Nyquist's Theorem has many features that are important to know when applying the theorem, such as aliasing. Though aliasing has already been mentioned briefly, it will be further explained here, along with its opposite, oversampling. Aliasing is the under-sampling of a signal. The main purpose of using Nyquist's Theorem is to eliminate any aliasing that may occur. As shown below on a simple sine wave signal in the time domain (time is on the x-axis), sampling with a sample rate less than twice the frequency of even just one of two signals could result in two signals appearing to be the same. Aliasing can be prevented with a variety of anti-aliasing tools, such as low-pass filters that filter out high frequencies.

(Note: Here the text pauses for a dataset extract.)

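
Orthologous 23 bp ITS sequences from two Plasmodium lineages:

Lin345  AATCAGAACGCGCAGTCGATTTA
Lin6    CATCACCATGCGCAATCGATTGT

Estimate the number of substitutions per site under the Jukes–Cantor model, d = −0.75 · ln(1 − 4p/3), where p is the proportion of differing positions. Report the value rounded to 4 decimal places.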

The red sine wave is under-sampled, resulting in the two distinct waves having the same data points. [1]

The red sine wave is under-sampled, resulting in the two distinct waves having the same data points. [1]

Nyquist's Theorem can also be used to prevent excessive oversampling. Of course, there must be some small amount of oversampling, in order to prevent aliasing. The image below represents a case of excessive oversampling. The sample rate is much higher than the Nyquist Rate, which is not necessarily a horrible thing. However, the frequency of this signal could easily be found with a much lower sampling rate. Though it might be "nice" to have a detailed idea of the looks of the exact waveform, this high sample rate would likely result in large amounts of unnecessary data that would take more time to analyze.

This degree of oversampling would only increase the amount of time necessary to analyze the signal. [5]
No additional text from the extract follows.